Bill Withers (né le 4 juillet 1938 à Slab Fork en Virginie-Occidentale) est un auteur-compositeur-interprète américain qui fut actif de la fin des années 1960 au milieu des années 1980. C'est un des plus célèbres représentants de musique soul et l'un des plus repris.

Bill Withers perd son père à l'âge de 13 ans. À 17 ans, il s'engage dans l'United States Navy, y passe neuf ans, puis s'installe à Los Angeles en 1967. Il y travaille le jour dans une usine Ford et joue la nuit dans des jook joints . Quand il fit ses débuts dans le monde de la musique avec Ain't No Sunshine il garda son travail chez Ford convaincu que le show business était imprévisible et qu'il n'était qu'un novice comparé à d'autres artistes noirs tels que The Temptations ou Sammy Davis Jr.

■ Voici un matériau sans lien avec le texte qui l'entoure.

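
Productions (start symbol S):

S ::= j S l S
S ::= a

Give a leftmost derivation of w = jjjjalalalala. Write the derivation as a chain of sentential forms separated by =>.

S => jSlS => jjSlSlS => jjjSlSlSlS => jjjjSlSlSlSlS => jjjjalSlSlSlS => jjjjalalSlSlS => jjjjalalalSlS => jjjjalalalalS => jjjjalalalala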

Bill Withers enregistra 9 albums entre 1971 et 1985. Son premier succès fut avec le label Sussex Records en 1971 avec son hit Ain't No Sunshine, sur l'album Just As I Am. Son second album Still Bill fut également un succès commercial. Il contient le hit single "Lean on Me". Son album live Bill Withers, Live at Carnegie Hall, encensé par les critiques, date de 1972. On peut citer parmi ses titres les plus populaires Use Me, Lovely Day, Just the Two of Us, qu'il interpréta avec le saxophoniste de jazz Grover Washington, Jr..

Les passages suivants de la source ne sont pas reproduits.